Another time motor power capacity can play a big role is when you have to ride on the road. If you’ve been riding bikes in public for a while you’ll know that there simply comes times where your only choice is to ride on a busy car-filled road (often without a berm). It’s exactly at these moments where having a lot of motor power available can be a big help — it gets you closer to car speeds. Not that everyone should (it takes practice to get comfortable), but being able to get your bike going 35mph on a 45-50mph road is much safer than a bike going 15-20mph. The goal is to minimize the speed difference between a bike and a car traveling along the road so that the amount of time the car can visually see the bike and make adjustments to safely pass around the bike is as long as possible. A car going 45-50mph is going to first see, then pass, a bike going 15-20mph in a couple of seconds. That time is likely doubled for a bike going 35mph. It gives the driver far more time to make (hopefully safe-) assessments about the bike. Plus, rolling at the rate of traffic flow with the cars is a really fun experience. With a high-capacity motor you no longer feel like you’re holding up cars behind you.

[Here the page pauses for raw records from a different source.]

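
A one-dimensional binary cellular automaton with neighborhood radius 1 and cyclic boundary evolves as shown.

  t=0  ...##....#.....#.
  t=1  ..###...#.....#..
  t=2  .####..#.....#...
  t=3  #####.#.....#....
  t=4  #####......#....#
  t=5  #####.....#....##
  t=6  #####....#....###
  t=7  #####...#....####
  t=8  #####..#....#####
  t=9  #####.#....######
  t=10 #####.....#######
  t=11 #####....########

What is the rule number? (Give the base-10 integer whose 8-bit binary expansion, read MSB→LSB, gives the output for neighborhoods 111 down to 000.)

  [7] ### => #  t=1,i=3
  [6] ##. => #  t=0,i=4
  [5] #.# => .  t=3,i=5
  [4] #.. => .  t=0,i=5
  [3] .## => #  t=0,i=3
  [2] .#. => .  t=0,i=9
  [1] ..# => #  t=0,i=2
  [0] ... => .  t=0,i=0
  bits 11001010 = 202

202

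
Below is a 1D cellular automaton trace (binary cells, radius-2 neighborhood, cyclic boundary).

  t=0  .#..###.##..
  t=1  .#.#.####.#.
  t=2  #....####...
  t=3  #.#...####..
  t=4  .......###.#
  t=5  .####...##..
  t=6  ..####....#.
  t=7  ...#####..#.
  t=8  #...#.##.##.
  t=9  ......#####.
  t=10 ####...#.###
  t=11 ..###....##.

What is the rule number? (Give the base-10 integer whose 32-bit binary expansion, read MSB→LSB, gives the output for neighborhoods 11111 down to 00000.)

  ##### -> .   bit 31 = 0  t=7,i=5
  ####. -> #   bit 30 = 1  t=1,i=7
  ###.# -> #   bit 29 = 1  t=0,i=6
  ###.. -> #   bit 28 = 1  t=2,i=8
  ##.## -> #   bit 27 = 1  t=0,i=7
  ##.#. -> .   bit 26 = 0  t=1,i=9
  ##..# -> .   bit 25 = 0  t=3,i=10
  ##... -> #   bit 24 = 1  t=0,i=10
  #.### -> #   bit 23 = 1  t=1,i=5
  #.##. -> #   bit 22 = 1  t=0,i=8
  #.#.# -> .   bit 21 = 0  t=1,i=3
  #.#.. -> .   bit 20 = 0  t=1,i=10
  #..## -> #   bit 19 = 1  t=0,i=3
  #..#. -> #   bit 18 = 1  t=1,i=0
  #...# -> .   bit 17 = 0  t=0,i=11
  #.... -> #   bit 16 = 1  t=2,i=2
  .#### -> #   bit 15 = 1  t=1,i=6
  .###. -> #   bit 14 = 1  t=0,i=5
  .##.# -> #   bit 13 = 1  t=8,i=7
  .##.. -> .   bit 12 = 0  t=0,i=9
  .#.## -> .   bit 11 = 0  t=1,i=4
  .#.#. -> .   bit 10 = 0  t=1,i=2
  .#..# -> .   bit 9 = 0  t=0,i=2
  .#... -> .   bit 8 = 0  t=2,i=1
  ..### -> .   bit 7 = 0  t=0,i=4
  ..##. -> .   bit 6 = 0  t=5,i=8
  ..#.# -> .   bit 5 = 0  t=1,i=1
  ..#.. -> #   bit 4 = 1  t=0,i=1
  ...## -> .   bit 3 = 0  t=2,i=4
  ...#. -> .   bit 2 = 0  t=0,i=0
  ....# -> .   bit 1 = 0  t=2,i=3
  ..... -> #   bit 0 = 1  t=4,i=2
  bits 01111001110011011110000000010001 = 2043535377

2043535377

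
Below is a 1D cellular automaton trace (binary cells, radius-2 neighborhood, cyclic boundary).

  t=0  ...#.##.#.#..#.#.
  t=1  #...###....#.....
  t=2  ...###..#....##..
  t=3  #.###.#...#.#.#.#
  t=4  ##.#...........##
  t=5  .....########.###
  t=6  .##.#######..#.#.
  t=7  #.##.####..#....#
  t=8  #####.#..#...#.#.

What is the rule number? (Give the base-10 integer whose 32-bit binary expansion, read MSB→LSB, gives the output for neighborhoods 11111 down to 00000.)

  ##### -> #   bit 31 = 1  t=5,i=7
  ####. -> .   bit 30 = 0  t=4,i=0
  ###.# -> .   bit 29 = 0  t=3,i=4
  ###.. -> .   bit 28 = 0  t=1,i=6
  ##.## -> #   bit 27 = 1  t=3,i=1
  ##.#. -> .   bit 26 = 0  t=0,i=7
  ##..# -> #   bit 25 = 1  t=2,i=6
  ##... -> .   bit 24 = 0  t=1,i=7
  #.### -> .   bit 23 = 0  t=3,i=2
  #.##. -> #   bit 22 = 1  t=0,i=5
  #.#.# -> .   bit 21 = 0  t=0,i=8
  #.#.. -> .   bit 20 = 0  t=0,i=10
  #..## -> #   bit 19 = 1  t=6,i=0
  #..#. -> .   bit 18 = 0  t=0,i=12
  #...# -> .   bit 17 = 0  t=1,i=2
  #.... -> #   bit 16 = 1  t=0,i=0
  .#### -> #   bit 15 = 1  t=4,i=16
  .###. -> #   bit 14 = 1  t=1,i=5
  .##.# -> #   bit 13 = 1  t=0,i=6
  .##.. -> #   bit 12 = 1  t=2,i=14
  .#.## -> #   bit 11 = 1  t=0,i=4
  .#.#. -> .   bit 10 = 0  t=0,i=9
  .#..# -> #   bit 9 = 1  t=0,i=11
  .#... -> .   bit 8 = 0  t=0,i=16
  ..### -> #   bit 7 = 1  t=1,i=4
  ..##. -> .   bit 6 = 0  t=2,i=13
  ..#.# -> .   bit 5 = 0  t=0,i=3
  ..#.. -> .   bit 4 = 0  t=1,i=0
  ...## -> #   bit 3 = 1  t=1,i=3
  ...#. -> .   bit 2 = 0  t=0,i=2
  ....# -> .   bit 1 = 0  t=0,i=1
  ..... -> #   bit 0 = 1  t=1,i=14
  bits 10001010010010011111101010001001 = 2320104073

2320104073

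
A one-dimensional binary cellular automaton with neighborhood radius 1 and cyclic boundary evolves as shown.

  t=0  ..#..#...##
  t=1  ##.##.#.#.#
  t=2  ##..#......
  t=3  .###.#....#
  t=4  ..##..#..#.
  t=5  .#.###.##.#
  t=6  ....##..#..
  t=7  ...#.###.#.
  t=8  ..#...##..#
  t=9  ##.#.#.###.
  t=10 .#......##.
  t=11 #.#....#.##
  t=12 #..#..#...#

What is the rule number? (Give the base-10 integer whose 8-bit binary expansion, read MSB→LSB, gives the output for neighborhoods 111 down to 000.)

  ###|#  b7=1 t=1,i=0
  ##.|#  b6=1 t=0,i=10
  #.#|.  b5=0 t=1,i=2
  #..|#  b4=1 t=0,i=0
  .##|.  b3=0 t=0,i=9
  .#.|.  b2=0 t=0,i=2
  ..#|#  b1=1 t=0,i=1
  ...|.  b0=0 t=0,i=7
  bits 11010010 = 210

210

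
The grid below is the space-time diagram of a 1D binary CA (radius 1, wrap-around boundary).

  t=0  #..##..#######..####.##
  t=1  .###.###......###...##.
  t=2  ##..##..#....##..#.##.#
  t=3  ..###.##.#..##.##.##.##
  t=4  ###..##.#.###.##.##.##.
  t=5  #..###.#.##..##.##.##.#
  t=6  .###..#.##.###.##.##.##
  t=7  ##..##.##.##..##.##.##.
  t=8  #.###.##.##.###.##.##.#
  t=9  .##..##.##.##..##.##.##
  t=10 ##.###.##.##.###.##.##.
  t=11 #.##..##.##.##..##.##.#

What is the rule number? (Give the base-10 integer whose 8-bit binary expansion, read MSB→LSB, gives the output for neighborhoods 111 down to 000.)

  nb ###: next=.  (t=0,i=8, bit7=0)
  nb ##.: next=.  (t=0,i=0, bit6=0)
  nb #.#: next=#  (t=0,i=20, bit5=1)
  nb #..: next=#  (t=0,i=1, bit4=1)
  nb .##: next=#  (t=0,i=3, bit3=1)
  nb .#.: next=.  (t=2,i=8, bit2=0)
  nb ..#: next=#  (t=0,i=2, bit1=1)
  nb ...: next=.  (t=1,i=9, bit0=0)
  bits 00111010 = 58

58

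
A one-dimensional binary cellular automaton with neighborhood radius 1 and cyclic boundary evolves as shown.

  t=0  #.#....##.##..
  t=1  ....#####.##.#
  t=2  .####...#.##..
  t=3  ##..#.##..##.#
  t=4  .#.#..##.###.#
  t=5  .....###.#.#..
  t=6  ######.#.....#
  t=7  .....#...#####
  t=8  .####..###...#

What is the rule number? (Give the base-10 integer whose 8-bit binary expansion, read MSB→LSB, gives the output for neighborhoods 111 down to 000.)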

On the “shifting” front, having a high-capacity motor means that you can quickly recover your spinning speed after up-shifting. A high-capacity motor can immediately add a ton of wattage once you up-shift and bring you back up to your spinning cadence (now with much more road speed). A lower power motor simply can’t do this — it would take much longer to recover from the bog-down of a gear upshift. This may not seem like a very important piece of the puzzle, but minimizing the amount of time your motor is really pushing is a good thing. It allows you to re-focus on the road and the riding and it allows your motor to stop producing a lot of excess heat and burning battery juice!

Finally, a higher motor capacity can mean a longer motor lifetime. Because you likely don’t need all of its capacity. For instance, I keep my BBSHD limited to 75% of current output all the time. Even with that software-limit, it still peaks around 1000 watts, but it’s never hitting the 1500-2000 watt peaks it’s capable of. Ultimately that means the internals will have few / none of the high-stress events that those 1500-2000 watt peak moments create. It will generate less heat, it won’t draw as much current from the battery, and it’ll keep the motor core healthy for longer. The motor is built to hold up under high capacity levels but by restricting the capacity in software, those heavy-duty components instead contribute to a super long motor lifetime. At the same time, the hammer is there if you ever need it!